Not at all. And my son is a broadcaster with a radio competitor of theirs while his wife works for a TV competitor. I'll attack them with the rest when they deserve it but most of the stuff that is thrown at them is undeserved, whether inadvertently as in krizon's missing the news coverage of the Saudi incidents or the vested interest concoctions of such as James Murdoch and Paul Dacre.

Not a lot really riles me but the constant sniping that the organisation is unpatriotic because it reports both sides of issues such as conflicts in the middle east (a certain newspaper's sneering references to the "Baghdad Broadcasting Copporation" and comments on the number of non-white reporters and presenters in particular) get my goat.

Those who have experienced broadcast media elsewhere in the world will see that we should be grateful for a national broadcasting service that has remained so despite fairly regular attacks by politicians of all colours and those who have a commercial interest in reducing their sphere of influence. The BBC remains a source that people from other countries will turn to in times of troubles in an attempt to glean at least an element of the truth.

Now, if you want to hear my views on the administrative inefficiencies of the organisation, then grant me an hour or so of your time....
 
I've got an hour spare.

I do think they have gone mad with their "positive discrimination" (or whatever the fashionable/pc name for it is these days) policy.

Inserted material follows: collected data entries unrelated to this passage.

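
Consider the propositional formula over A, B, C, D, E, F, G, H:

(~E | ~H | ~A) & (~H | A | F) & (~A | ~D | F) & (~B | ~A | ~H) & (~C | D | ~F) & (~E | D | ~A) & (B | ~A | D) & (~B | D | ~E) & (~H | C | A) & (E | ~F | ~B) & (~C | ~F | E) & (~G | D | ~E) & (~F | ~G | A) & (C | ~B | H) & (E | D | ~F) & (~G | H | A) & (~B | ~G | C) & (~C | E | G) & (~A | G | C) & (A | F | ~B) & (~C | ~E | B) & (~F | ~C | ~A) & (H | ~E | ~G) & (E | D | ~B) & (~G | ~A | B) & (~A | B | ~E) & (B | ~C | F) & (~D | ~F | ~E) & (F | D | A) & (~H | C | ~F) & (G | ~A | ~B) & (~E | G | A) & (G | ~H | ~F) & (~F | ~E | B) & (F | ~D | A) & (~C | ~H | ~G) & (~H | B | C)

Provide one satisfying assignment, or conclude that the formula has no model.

Case E = 0:
Case F = 1:
(~B) alone gives B = 0.
(~C) alone gives C = 0.
(D) alone gives D = 1.
(~H) alone gives H = 0.
Case G = 0:
(~A) alone gives A = 0.
All clauses are satisfied.

A=0; B=0; C=0; D=1; E=0; F=1; G=0; H=0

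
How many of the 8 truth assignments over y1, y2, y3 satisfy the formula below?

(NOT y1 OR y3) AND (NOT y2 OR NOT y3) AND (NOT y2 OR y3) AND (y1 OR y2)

There are 2^3 = 8 truth assignments over (y1, y2, y3).
Check each against the 4 clauses (columns in the order y1, y2, y3):
  F F F  ✗ fails (y1 OR y2)
  F F T  ✗ fails (y1 OR y2)
  F T F  ✗ fails (NOT y2 OR y3)
  F T T  ✗ fails (NOT y2 OR NOT y3)
  T F F  ✗ fails (NOT y1 OR y3)
  T F T  ✓ satisfies all
  T T F  ✗ fails (NOT y1 OR y3)
  T T T  ✗ fails (NOT y2 OR NOT y3)
1 of the 8 rows is a model.

1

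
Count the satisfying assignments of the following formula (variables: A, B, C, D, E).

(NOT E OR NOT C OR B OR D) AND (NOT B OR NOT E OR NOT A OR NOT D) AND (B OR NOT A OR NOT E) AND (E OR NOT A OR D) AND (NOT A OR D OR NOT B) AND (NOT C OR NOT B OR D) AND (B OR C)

12

There are 2^5 = 32 truth assignments over (A, B, C, D, E).
Split on C. With C = true, the clauses containing C are satisfied and NOT C drops from the rest; 7 of the 2^4 = 16 assignments to the other variables satisfy what remains.
With C = false, by the same count on the reduced clause set, 5 assignments work.
Total: 7 + 5 = 12.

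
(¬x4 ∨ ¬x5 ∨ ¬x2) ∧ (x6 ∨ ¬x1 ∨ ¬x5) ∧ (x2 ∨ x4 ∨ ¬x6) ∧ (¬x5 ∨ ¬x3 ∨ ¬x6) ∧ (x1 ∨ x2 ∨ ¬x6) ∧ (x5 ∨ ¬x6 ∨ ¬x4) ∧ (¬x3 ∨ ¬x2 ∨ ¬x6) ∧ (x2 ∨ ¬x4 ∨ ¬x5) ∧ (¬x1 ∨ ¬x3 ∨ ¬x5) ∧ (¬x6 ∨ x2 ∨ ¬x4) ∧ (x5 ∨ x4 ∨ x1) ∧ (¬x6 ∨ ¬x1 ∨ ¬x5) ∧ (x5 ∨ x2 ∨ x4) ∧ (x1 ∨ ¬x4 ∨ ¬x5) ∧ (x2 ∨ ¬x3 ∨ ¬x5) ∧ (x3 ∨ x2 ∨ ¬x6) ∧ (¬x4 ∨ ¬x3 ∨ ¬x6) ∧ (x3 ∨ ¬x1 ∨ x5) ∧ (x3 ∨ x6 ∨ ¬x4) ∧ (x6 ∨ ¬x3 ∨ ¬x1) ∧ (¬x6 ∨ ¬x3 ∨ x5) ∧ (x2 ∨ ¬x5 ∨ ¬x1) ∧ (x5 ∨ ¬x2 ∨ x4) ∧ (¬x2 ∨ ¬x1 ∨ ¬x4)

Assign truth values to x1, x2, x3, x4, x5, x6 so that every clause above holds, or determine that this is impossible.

x1 ↦ False,  x2 ↦ True,  x3 ↦ False,  x4 ↦ False,  x5 ↦ True,  x6 ↦ True

Branch on x4: set x4 = False.
Branch on x2: set x2 = True.
The clause (x5) is unit, so x5 = True.
Branch on x6: set x6 = True.
The clause (¬x3) is unit, so x3 = False.
The clause (¬x1) is unit, so x1 = False.
Every clause now holds.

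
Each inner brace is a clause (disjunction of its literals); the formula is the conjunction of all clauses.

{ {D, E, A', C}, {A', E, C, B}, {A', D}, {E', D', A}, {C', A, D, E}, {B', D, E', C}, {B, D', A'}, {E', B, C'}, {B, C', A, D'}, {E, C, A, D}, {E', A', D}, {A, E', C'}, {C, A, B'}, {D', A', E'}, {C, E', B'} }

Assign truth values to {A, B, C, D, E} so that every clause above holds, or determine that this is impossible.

Try A = 1.
Unit clause (D) forces D = 1.
Unit clause (B) forces B = 1.
Unit clause (E') forces E = 0.
Every clause is now satisfied; C is unconstrained.

A=1; B=1; C=0; D=1; E=0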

It seems to me to be very perverse to have at least one woman on every sports event that they cover.

I am probably going to be accused of sexism here but the proportion of female presenters/reporters seems to be much higher than the number of women who are actually interested in sport, from my limited experience.

Another thing, if you are in an industry that depends on communication, it would seem to be appropriate to have a neutral and easily understood speaking voice, tell that to the people who run BBC radio.
 
Originally posted by Colin Phillips@Mar 6 2007, 12:22 PM
Another thing, if you are in an industry that depends on communication, it would seem to be appropriate to have a neutral and easily understood speaking voice, tell that to the people who run BBC radio.
Unfortunately you can't get LBC News in Wales!

Ah, but you can, via the internet - The Morning Report from 6.00 am to 10.00 am Monday to Friday is recommended (though it does have a woman co-presenting).